P Team P W D L F A GD Pts After 7 Shift
1 Man City 38 29 6 3 99 26 73 93 3 +2
2 Liverpool 38 28 8 2 94 26 68 92 2 0
3 Chelsea 38 21 11 6 76 33 43 74 1 -2
4 Totte Ho 38 22 5 11 69 40 29 71 8 +4
5 Arsenal 38 22 3 13 61 48 13 69 11 +6

 

So over the last four seasons, 14 out of the 16 clubs in the top four, after seven games, hve been in the top four at the end of the season.   Seven games don’t tell us the exact table for the end of the season, but they give a pretty solid indication of who the top four teams are going to be.  In essence, by and large the best teams make a good start most of the time.
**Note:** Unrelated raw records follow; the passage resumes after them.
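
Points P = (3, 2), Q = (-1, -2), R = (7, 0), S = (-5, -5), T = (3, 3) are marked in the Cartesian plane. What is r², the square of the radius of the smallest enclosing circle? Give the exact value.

The minimum enclosing circle of a finite set is fixed by two of the points (as a diameter) or three (as a circumcircle).
The farthest pair is R–S with squared distance 169. The circle on this segment as diameter has centre (1, -2.5) and r² = 169/4 = 42.25.
Check P: distance² to centre = 24.25 ≤ 42.25, so it lies inside.
All remaining points lie in this disk, and no smaller disk contains both endpoints, so this is the minimum enclosing circle.

42.25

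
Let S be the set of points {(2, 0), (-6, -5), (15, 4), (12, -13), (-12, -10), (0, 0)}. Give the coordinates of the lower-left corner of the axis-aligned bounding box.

(-12, -13)

x-range [-12, 15], y-range [-13, 4].
The lower-left corner is (-12, -13).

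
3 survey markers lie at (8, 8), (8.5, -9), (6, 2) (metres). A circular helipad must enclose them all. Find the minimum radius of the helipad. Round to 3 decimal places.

Call the three points A, B, C in the order given.
Side lengths²: AB² = 289.25, AC² = 40, BC² = 127.25.
Since AB² = 289.25 ≥ 127.25 + 40 = 167.25, the angle opposite AB is not acute, so the smallest enclosing circle has AB as diameter.
Centre = midpoint of AB = (8.25, -0.5), r² = 289.25/4 = 72.3125.
r = √(72.3125) ≈ 8.504.

8.504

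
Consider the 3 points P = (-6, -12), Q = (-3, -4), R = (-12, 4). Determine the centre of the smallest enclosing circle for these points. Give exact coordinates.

(-9, -4)

Side lengths²: PQ² = 73, PR² = 292, QR² = 145.
Since PR² = 292 ≥ 145 + 73 = 218, the angle opposite PR is not acute, so the smallest enclosing circle has PR as diameter.
Centre = midpoint of PR = (-9, -4), r² = 292/4 = 73.
Centre = (-9, -4).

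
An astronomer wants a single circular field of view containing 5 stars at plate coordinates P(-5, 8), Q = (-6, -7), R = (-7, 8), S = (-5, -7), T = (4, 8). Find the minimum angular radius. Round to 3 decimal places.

The minimum enclosing circle is determined by three boundary points: Q, R, T.
Their circumcentre is (-1.5, 5/6) with r² = 1469/18.
The farthest remaining point S is at distance² 1325/18 ≤ 1469/18.
r = √(1469/18) ≈ 9.034.

9.034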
Also we might note that over the last three seasons only Arsenal and Manchester City have been in the top four after seven games for each season.

Goals and cards

Arsenal’s most goals in a 38 match season came in2023/4 with 91 goals.   Below that was 2022/23 with 88 goals.    Below that we had 87 in 2004/5, and 85 in 2002/3

It is obviously very encouraging that our test best 38 match seasons in terms of goal scoring have been in two of the three last years, with the most recent season not reaching those heights because of the disruption of injuries.

The great worry of course is that other clubs in the PL will have seen how successful the tactic of injuring Arsenal forwards was in terms of cutting back their goalscoring, and there is an obvious worry that this tactic of ceaselessly tackling Arsenal forwards even if it means yellow cards, will be copied again next season.  PGMOL might stop it, but putting our faith in PGMOL seems a bit of a long shot.

The number of red cards in a season has decreased from 48 in 2020/1 to just 30 in 2022/3 , a decline of over one third, to a record low for a 38-game campaign.Yet despite this Arsenal’s red cards rising inexorably, Arsenal.

Last season Arsenal got 64 yellow cards and Chelsea 99 (ie 65% more than Arsenal).  Did the journalists who raved about Arsenal’s red cards mention that – or the curious fact that Arsenal could get so many reds but be 18th in the yellow table – even lower than their beloved Liverpool?   If they did, I must have missed it.

 

2 Replies to “Want to know how the end of the season will look? Here’s how you do it”

  1. Keith Hackett in FootballInsider247.com (June 2) has picked up on the Harsh refereeing experienced by Arsenal in 2024-2025, specifically mentioning Arsenal’s high red card count vs. the low number of fouls committed.